Michael Bonfigli/Special to The Christian Science Monitor
Washington
Rep. Chris Van Hollen spearheaded Democrats' effort to win a House majority in 2008 and he has the same job again in 2010.
Would he take the job a third time? “That, I can tell you, won’t happen,” Mr. Van Hollen said while leaving a Monitor-sponsored breakfast for reporters on Thursday.
During the breakfast, Washington Post columnist Dana Milbank asked the Democratic Congressional Campaign Committee (DCCC) chairman if he would have taken the job this year “knowing what you know now?” Van Hollen faces a daunting political climate with nonpartisan analyst Charlie Cook of the Cook Report saying Democrats could lose 50 House seats – and their majority – in November.
“The short answer to your question of whether or not I am pleased I took the job, I am glad I am where I am in this position,” he said. “But obviously it is a tough cycle.
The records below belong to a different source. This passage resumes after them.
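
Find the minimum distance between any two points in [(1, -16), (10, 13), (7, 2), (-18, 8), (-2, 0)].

Computing all pairwise distances among 5 points:

d((1, -16), (10, 13)) = 30.3645
d((1, -16), (7, 2)) = 18.9737
d((1, -16), (-18, 8)) = 30.6105
d((1, -16), (-2, 0)) = 16.2788
d((10, 13), (7, 2)) = 11.4018
d((10, 13), (-18, 8)) = 28.4429
d((10, 13), (-2, 0)) = 17.6918
d((7, 2), (-18, 8)) = 25.7099
d((7, 2), (-2, 0)) = 9.2195 <-- minimum
d((-18, 8), (-2, 0)) = 17.8885

Closest pair: (7, 2) and (-2, 0) with distance 9.2195

The closest pair is (7, 2) and (-2, 0) with Euclidean distance 9.2195. For 5 points, brute-force pairwise comparison is shown above. For large n, the divide-and-conquer algorithm (sort by x, recurse on halves, check the dividing strip) achieves O(n log n).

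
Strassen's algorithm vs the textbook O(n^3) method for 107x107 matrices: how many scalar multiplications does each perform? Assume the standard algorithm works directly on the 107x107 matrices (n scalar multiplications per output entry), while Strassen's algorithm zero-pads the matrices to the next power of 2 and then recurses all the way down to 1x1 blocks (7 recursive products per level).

Matrix multiplication for 107x107 matrices:

Strassen's algorithm requires power-of-2 dimensions. Pad 107x107 to 128x128 (next power of 2).

Standard algorithm: 107^3 = 1225043 multiplications
Strassen's algorithm: 7^(log2(128)) = 7^7 = 823543 multiplications
Savings: 1225043 - 823543 = 401500 multiplications

Standard: 1225043 multiplications (107^3). Strassen: 823543 multiplications (7^7, after padding to 128x128). Strassen reduces 8 recursive multiplications to 7 at each level.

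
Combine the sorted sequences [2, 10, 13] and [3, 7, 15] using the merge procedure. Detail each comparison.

Merging process:

Compare 2 vs 3: take 2 from left. Merged: [2]
Compare 10 vs 3: take 3 from right. Merged: [2, 3]
Compare 10 vs 7: take 7 from right. Merged: [2, 3, 7]
Compare 10 vs 15: take 10 from left. Merged: [2, 3, 7, 10]
Compare 13 vs 15: take 13 from left. Merged: [2, 3, 7, 10, 13]
Append remaining from right: [15]. Merged: [2, 3, 7, 10, 13, 15]

Final merged array: [2, 3, 7, 10, 13, 15]
Total comparisons: 5

The merged array is [2, 3, 7, 10, 13, 15], requiring 5 comparisons. The merge step runs in O(n) time where n is the total number of elements.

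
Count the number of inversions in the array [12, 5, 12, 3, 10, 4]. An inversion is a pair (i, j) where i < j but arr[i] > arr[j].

Finding inversions in [12, 5, 12, 3, 10, 4]:

(0, 1): arr[0]=12 > arr[1]=5
(0, 3): arr[0]=12 > arr[3]=3
(0, 4): arr[0]=12 > arr[4]=10
(0, 5): arr[0]=12 > arr[5]=4
(1, 3): arr[1]=5 > arr[3]=3
(1, 5): arr[1]=5 > arr[5]=4
(2, 3): arr[2]=12 > arr[3]=3
(2, 4): arr[2]=12 > arr[4]=10
(2, 5): arr[2]=12 > arr[5]=4
(4, 5): arr[4]=10 > arr[5]=4

Total inversions: 10

The array has 10 inversion(s): (0,1), (0,3), (0,4), (0,5), (1,3), (1,5), (2,3), (2,4), (2,5), (4,5). Each pair (i,j) satisfies i < j and arr[i] > arr[j].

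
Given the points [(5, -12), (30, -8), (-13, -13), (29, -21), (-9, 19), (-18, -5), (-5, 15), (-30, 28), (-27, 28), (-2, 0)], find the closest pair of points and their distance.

Computing all pairwise distances among 10 points:

d((5, -12), (30, -8)) = 25.318
d((5, -12), (-13, -13)) = 18.0278
d((5, -12), (29, -21)) = 25.632
d((5, -12), (-9, 19)) = 34.0147
d((5, -12), (-18, -5)) = 24.0416
d((5, -12), (-5, 15)) = 28.7924
d((5, -12), (-30, 28)) = 53.1507
d((5, -12), (-27, 28)) = 51.225
d((5, -12), (-2, 0)) = 13.8924
d((30, -8), (-13, -13)) = 43.2897
d((30, -8), (29, -21)) = 13.0384
d((30, -8), (-9, 19)) = 47.4342
d((30, -8), (-18, -5)) = 48.0937
d((30, -8), (-5, 15)) = 41.8808
d((30, -8), (-30, 28)) = 69.9714
d((30, -8), (-27, 28)) = 67.4166
d((30, -8), (-2, 0)) = 32.9848
d((-13, -13), (29, -21)) = 42.7551
d((-13, -13), (-9, 19)) = 32.249
d((-13, -13), (-18, -5)) = 9.434
d((-13, -13), (-5, 15)) = 29.1204
d((-13, -13), (-30, 28)) = 44.3847
d((-13, -13), (-27, 28)) = 43.3244
d((-13, -13), (-2, 0)) = 17.0294
d((29, -21), (-9, 19)) = 55.1725
d((29, -21), (-18, -5)) = 49.6488
d((29, -21), (-5, 15)) = 49.5177
d((29, -21), (-30, 28)) = 76.6942
d((29, -21), (-27, 28)) = 74.411
d((29, -21), (-2, 0)) = 37.4433
d((-9, 19), (-18, -5)) = 25.632
d((-9, 19), (-5, 15)) = 5.6569
d((-9, 19), (-30, 28)) = 22.8473
d((-9, 19), (-27, 28)) = 20.1246
d((-9, 19), (-2, 0)) = 20.2485
d((-18, -5), (-5, 15)) = 23.8537
d((-18, -5), (-30, 28)) = 35.1141
d((-18, -5), (-27, 28)) = 34.2053
d((-18, -5), (-2, 0)) = 16.7631
d((-5, 15), (-30, 28)) = 28.178
d((-5, 15), (-27, 28)) = 25.5539
d((-5, 15), (-2, 0)) = 15.2971
d((-30, 28), (-27, 28)) = 3.0 <-- minimum
d((-30, 28), (-2, 0)) = 39.598
d((-27, 28), (-2, 0)) = 37.5366

Closest pair: (-30, 28) and (-27, 28) with distance 3.0

The closest pair is (-30, 28) and (-27, 28) with Euclidean distance 3.0. For 10 points, brute-force pairwise comparison is shown above. For large n, the divide-and-conquer algorithm (sort by x, recurse on halves, check the dividing strip) achieves O(n log n).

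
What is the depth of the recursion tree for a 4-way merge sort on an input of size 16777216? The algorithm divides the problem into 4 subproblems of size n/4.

For divide and conquer with division factor 4:

Problem sizes at each level:
Level 0: 16777216
Level 1: 4194304
Level 2: 1048576
Level 3: 262144
Level 4: 65536
Level 5: 16384
Level 6: 4096
Level 7: 1024
Level 8: 256
Level 9: 64
Level 10: 16
Level 11: 4
Level 12: 1

The root is level 0 and the size-1 base case is level 12 (the tree spans levels 0 through 12, i.e. 13 levels counting the root), so the depth is the number of divisions: log_4(16777216) = 12

The recursion tree depth is log_4(16777216) = 12. At each level, the problem size is divided by 4, so it takes 12 divisions to reduce to a base case of size 1. The algorithm makes 4 recursive calls at each level.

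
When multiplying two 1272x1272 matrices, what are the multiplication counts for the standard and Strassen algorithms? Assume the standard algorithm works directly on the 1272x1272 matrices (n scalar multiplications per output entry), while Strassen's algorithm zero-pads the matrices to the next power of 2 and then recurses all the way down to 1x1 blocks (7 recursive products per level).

Matrix multiplication for 1272x1272 matrices:

Strassen's algorithm requires power-of-2 dimensions. Pad 1272x1272 to 2048x2048 (next power of 2).

Standard algorithm: 1272^3 = 2058075648 multiplications
Strassen's algorithm: 7^(log2(2048)) = 7^11 = 1977326743 multiplications
Savings: 2058075648 - 1977326743 = 80748905 multiplications

Standard: 2058075648 multiplications (1272^3). Strassen: 1977326743 multiplications (7^11, after padding to 2048x2048). Strassen reduces 8 recursive multiplications to 7 at each level.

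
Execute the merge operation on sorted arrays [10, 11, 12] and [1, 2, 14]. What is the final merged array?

Merging process:

Compare 10 vs 1: take 1 from right. Merged: [1]
Compare 10 vs 2: take 2 from right. Merged: [1, 2]
Compare 10 vs 14: take 10 from left. Merged: [1, 2, 10]
Compare 11 vs 14: take 11 from left. Merged: [1, 2, 10, 11]
Compare 12 vs 14: take 12 from left. Merged: [1, 2, 10, 11, 12]
Append remaining from right: [14]. Merged: [1, 2, 10, 11, 12, 14]

Final merged array: [1, 2, 10, 11, 12, 14]
Total comparisons: 5

The merged array is [1, 2, 10, 11, 12, 14], requiring 5 comparisons. The merge step runs in O(n) time where n is the total number of elements.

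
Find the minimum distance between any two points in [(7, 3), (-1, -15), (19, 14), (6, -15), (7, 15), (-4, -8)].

Computing all pairwise distances among 6 points:

d((7, 3), (-1, -15)) = 19.6977
d((7, 3), (19, 14)) = 16.2788
d((7, 3), (6, -15)) = 18.0278
d((7, 3), (7, 15)) = 12.0
d((7, 3), (-4, -8)) = 15.5563
d((-1, -15), (19, 14)) = 35.2278
d((-1, -15), (6, -15)) = 7.0 <-- minimum
d((-1, -15), (7, 15)) = 31.0483
d((-1, -15), (-4, -8)) = 7.6158
d((19, 14), (6, -15)) = 31.7805
d((19, 14), (7, 15)) = 12.0416
d((19, 14), (-4, -8)) = 31.8277
d((6, -15), (7, 15)) = 30.0167
d((6, -15), (-4, -8)) = 12.2066
d((7, 15), (-4, -8)) = 25.4951

Closest pair: (-1, -15) and (6, -15) with distance 7.0

The closest pair is (-1, -15) and (6, -15) with Euclidean distance 7.0. For 6 points, brute-force pairwise comparison is shown above. For large n, the divide-and-conquer algorithm (sort by x, recurse on halves, check the dividing strip) achieves O(n log n).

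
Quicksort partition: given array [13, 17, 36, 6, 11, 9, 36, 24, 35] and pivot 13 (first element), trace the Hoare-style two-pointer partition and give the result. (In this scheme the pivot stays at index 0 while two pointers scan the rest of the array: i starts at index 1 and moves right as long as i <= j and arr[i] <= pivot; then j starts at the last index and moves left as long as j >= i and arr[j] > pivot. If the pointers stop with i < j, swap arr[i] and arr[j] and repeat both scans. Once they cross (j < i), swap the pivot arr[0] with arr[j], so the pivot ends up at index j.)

Hoare-style two-pointer partition with pivot = 13:

Initial array: [13, 17, 36, 6, 11, 9, 36, 24, 35]

Pointers start at i = 1, j = 8.
i stops at index 1 (arr[1]=17 > 13), j stops at index 5 (arr[5]=9 <= 13): swap arr[1] and arr[5], array becomes [13, 9, 36, 6, 11, 17, 36, 24, 35]
i stops at index 2 (arr[2]=36 > 13), j stops at index 4 (arr[4]=11 <= 13): swap arr[2] and arr[4], array becomes [13, 9, 11, 6, 36, 17, 36, 24, 35]
i ends at 4, j ends at 3: the pointers have crossed (j < i), so scanning stops.

Swap pivot arr[0] with arr[3] to place pivot at position 3: [6, 9, 11, 13, 36, 17, 36, 24, 35]
Pivot position: 3

After partitioning with pivot 13, the array becomes [6, 9, 11, 13, 36, 17, 36, 24, 35]. The pivot is placed at index 3. All elements to the left of the pivot are <= 13, and all elements to the right are > 13.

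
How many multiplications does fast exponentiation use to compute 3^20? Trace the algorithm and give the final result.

Computing 3^20 by squaring (build up from 3^1; each line after the first costs one multiplication):

3^1 = 3
3^2 = (3^1)^2 = 3^2 = 9
3^4 = (3^2)^2 = 9^2 = 81
3^5 = 3 * 3^4 = 3 * 81 = 243
3^10 = (3^5)^2 = 243^2 = 59049
3^20 = (3^10)^2 = 59049^2 = 3486784401

Result: 3486784401
Multiplications needed: 5 (5 lines after 3^1)

3^20 = 3486784401. Using exponentiation by squaring, this requires 5 multiplications. The key idea: if the exponent is even, square the half-power; if odd, multiply by the base once.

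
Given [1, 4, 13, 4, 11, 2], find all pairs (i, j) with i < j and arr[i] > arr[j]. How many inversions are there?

Finding inversions in [1, 4, 13, 4, 11, 2]:

(1, 5): arr[1]=4 > arr[5]=2
(2, 3): arr[2]=13 > arr[3]=4
(2, 4): arr[2]=13 > arr[4]=11
(2, 5): arr[2]=13 > arr[5]=2
(3, 5): arr[3]=4 > arr[5]=2
(4, 5): arr[4]=11 > arr[5]=2

Total inversions: 6

The array has 6 inversion(s): (1,5), (2,3), (2,4), (2,5), (3,5), (4,5). Each pair (i,j) satisfies i < j and arr[i] > arr[j].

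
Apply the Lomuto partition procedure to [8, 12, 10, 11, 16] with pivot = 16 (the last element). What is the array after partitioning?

Lomuto partition with pivot = 16:

Initial array: [8, 12, 10, 11, 16]

arr[0]=8 <= 16: swap with position 0, array becomes [8, 12, 10, 11, 16]
arr[1]=12 <= 16: swap with position 1, array becomes [8, 12, 10, 11, 16]
arr[2]=10 <= 16: swap with position 2, array becomes [8, 12, 10, 11, 16]
arr[3]=11 <= 16: swap with position 3, array becomes [8, 12, 10, 11, 16]

Place pivot at position 4: [8, 12, 10, 11, 16]
Pivot position: 4

After partitioning with pivot 16, the array becomes [8, 12, 10, 11, 16]. The pivot is placed at index 4. All elements to the left of the pivot are <= 16, and all elements to the right are > 16.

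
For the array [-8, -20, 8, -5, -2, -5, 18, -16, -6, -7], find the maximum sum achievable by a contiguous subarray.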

When the Speaker [Nancy Pelosi] asked me to do this again, she said she didn’t want somebody to start out with training wheels on.”
Van Hollen, who represents Maryland’s suburban Montgomery County, led House Democrats to a pickup of 21 seats in 2008. “In 2008, when I chaired the DCCC last cycle, we had the benefit of trying to maximize our gains in a positive political environment,” he said. “Now we are in a position of trying to make sure that in a tough political environment we hold our majority. And obviously that makes for a lot of very tough decisions.... It is a cycle that really puts all of us to the test.”
As for the election outcome, "I am confident the day after the election we at the DCCC will be able to say that we did everything possible to hold onto the majority and that we will have the majority," Van Hollen said.